Effects of the renal natriuretic peptide urodilatin (ularitide) in patients with decompensated chronic heart failure: A double-blind, placebo-controlled, ascending-dose trial

Urodilatin (ularitide), a natriuretic peptide, is produced within the kidneys. The aim of this study was to define the role of 24-hour intravenous infusions of urodilatin in the treatment of decompensated chronic heart failure (DHF). In this randomized, double-blind, ascending-dose safety study, 24 patients with DHF (cardiac index 1.91 ± 0.34 L/min per square meter, pulmonary capillary wedge pressure 26 ± 6 mm Hg, right atrial pressure 11 ± 4 mm Hg) received urodilatin (7.5, 15, or 30 ng/(kg · min)) or placebo infusions over 24 hours.

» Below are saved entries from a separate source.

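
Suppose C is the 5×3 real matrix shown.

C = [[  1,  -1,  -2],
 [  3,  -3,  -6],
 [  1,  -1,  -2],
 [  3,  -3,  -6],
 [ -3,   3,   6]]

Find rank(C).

Row reduce to echelon form.
R2 ← R2 − (3)·R1: [0, 0, 0]
R3 ← R3 − R1: [0, 0, 0]
R4 ← R4 − (3)·R1: [0, 0, 0]
R5 ← R5 + (3)·R1: [0, 0, 0]
Echelon form has 1 nonzero row, so rank(C) = 1.

1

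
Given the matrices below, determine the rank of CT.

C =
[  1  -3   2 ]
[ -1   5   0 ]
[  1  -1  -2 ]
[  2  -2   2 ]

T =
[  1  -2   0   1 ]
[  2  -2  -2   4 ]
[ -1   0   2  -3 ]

2

First compute CT:
[[ -7,   4,  10, -17],
 [  9,  -8, -10,  19],
 [  1,   0,  -2,   3],
 [ -4,   0,   8, -12]]
Now row reduce the product.
R2 ← R2 + (9/7)·R1: [0, -20/7, 20/7, -20/7]
R3 ← R3 + (1/7)·R1: [0, 4/7, -4/7, 4/7]
R4 ← R4 − (4/7)·R1: [0, -16/7, 16/7, -16/7]
R3 ← R3 + (1/5)·R2: [0, 0, 0, 0]
R4 ← R4 − (4/5)·R2: [0, 0, 0, 0]
2 nonzero rows, so rank(CT) = 2.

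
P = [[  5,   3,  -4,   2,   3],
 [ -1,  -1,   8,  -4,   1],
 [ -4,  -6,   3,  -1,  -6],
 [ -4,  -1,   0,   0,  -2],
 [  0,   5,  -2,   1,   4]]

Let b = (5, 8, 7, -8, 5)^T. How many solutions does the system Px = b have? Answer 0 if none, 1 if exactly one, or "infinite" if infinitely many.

Row reduce the augmented matrix [P | b].
R2 ← R2 + (1/5)·R1: [0, -2/5, 36/5, -18/5, 8/5, 9]
R3 ← R3 + (4/5)·R1: [0, -18/5, -1/5, 3/5, -18/5, 11]
R4 ← R4 + (4/5)·R1: [0, 7/5, -16/5, 8/5, 2/5, -4]
R3 ← R3 − (9)·R2: [0, 0, -65, 33, -18, -70]
R4 ← R4 + (7/2)·R2: [0, 0, 22, -11, 6, 55/2]
R5 ← R5 + (25/2)·R2: [0, 0, 88, -44, 24, 235/2]
R4 ← R4 + (22/65)·R3: [0, 0, 0, 11/65, -6/65, 99/26]
R5 ← R5 + (88/65)·R3: [0, 0, 0, 44/65, -24/65, 591/26]
R5 ← R5 − (4)·R4: [0, 0, 0, 0, 0, 15/2]
The echelon form has 5 nonzero rows; the last pivot sits in the augmented column, so rank(P) = 4 but rank([P|b]) = 5.
Since the ranks differ, the system is inconsistent.
It has no solutions.

0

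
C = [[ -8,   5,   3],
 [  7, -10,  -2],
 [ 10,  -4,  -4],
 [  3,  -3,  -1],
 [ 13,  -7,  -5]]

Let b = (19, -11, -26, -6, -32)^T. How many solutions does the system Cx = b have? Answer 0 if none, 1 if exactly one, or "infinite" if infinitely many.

infinite

Row reduce the augmented matrix [C | b].
R2 ← R2 + (7/8)·R1: [0, -45/8, 5/8, 45/8]
R3 ← R3 + (5/4)·R1: [0, 9/4, -1/4, -9/4]
R4 ← R4 + (3/8)·R1: [0, -9/8, 1/8, 9/8]
R5 ← R5 + (13/8)·R1: [0, 9/8, -1/8, -9/8]
R3 ← R3 + (2/5)·R2: [0, 0, 0, 0]
R4 ← R4 − (1/5)·R2: [0, 0, 0, 0]
R5 ← R5 + (1/5)·R2: [0, 0, 0, 0]
The echelon form has 2 nonzero rows, and every pivot lies in the first 3 columns, so rank(C) = rank([C|b]) = 2.
The system is consistent.
rank = 2 < 3 unknowns, so there are infinitely many solutions.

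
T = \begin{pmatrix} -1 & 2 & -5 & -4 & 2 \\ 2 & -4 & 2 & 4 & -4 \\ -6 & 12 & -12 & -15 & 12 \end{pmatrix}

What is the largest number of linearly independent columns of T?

Row reduce to echelon form.
R2 ← R2 + (2)·R1: [0, 0, -8, -4, 0]
R3 ← R3 − (6)·R1: [0, 0, 18, 9, 0]
R3 ← R3 + (9/4)·R2: [0, 0, 0, 0, 0]
Echelon form has 2 nonzero rows, so rank(T) = 2.
The rank gives the maximum number of linearly independent columns: 2.

2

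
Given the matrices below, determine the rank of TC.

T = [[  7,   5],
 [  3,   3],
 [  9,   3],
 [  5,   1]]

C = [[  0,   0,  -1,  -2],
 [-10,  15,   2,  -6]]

2

First compute TC:
[[-50,  75,   3, -44],
 [-30,  45,   3, -24],
 [-30,  45,  -3, -36],
 [-10,  15,  -3, -16]]
Now row reduce the product.
R2 ← R2 − (3/5)·R1: [0, 0, 6/5, 12/5]
R3 ← R3 − (3/5)·R1: [0, 0, -24/5, -48/5]
R4 ← R4 − (1/5)·R1: [0, 0, -18/5, -36/5]
R3 ← R3 + (4)·R2: [0, 0, 0, 0]
R4 ← R4 + (3)·R2: [0, 0, 0, 0]
2 nonzero rows, so rank(TC) = 2.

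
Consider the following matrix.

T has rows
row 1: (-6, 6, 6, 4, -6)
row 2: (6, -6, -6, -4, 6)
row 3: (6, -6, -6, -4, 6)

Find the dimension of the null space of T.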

Compared with baseline, urodilatin decreased pulmonary capillary wedge pressure by 10 mm Hg in the 15 ng/(kg · min) group ( P < .05) and by 15 mm Hg in the 30 ng/(kg · min) group ( P < .05) at 6 hours. In the same dose groups, right atrial pressure decreased, and dyspnea as reported by patients tended to improve. At 24 hours, 15 and 30 ng/(kg · min) urodilatin infusions decreased N-terminal–pro–brain natriuretic peptide levels by 40% and 45%, respectively, compared with baseline. Between 1 to 12 hours, plasma cyclic guanosine monophosphate levels at 15 and 30 ng/(kg · min) urodilatin were significantly higher than both placebo and the respective baseline after infusion start ( P < .05 and .01). Among the different groups, there was no obvious difference regarding total number of patients with adverse events and total number of adverse events. During infusion, 3 transient asymptomatic hypotensions occurred in the urodilatin groups. Our findings show that urodilatin may be a new agent for the therapy for DHF.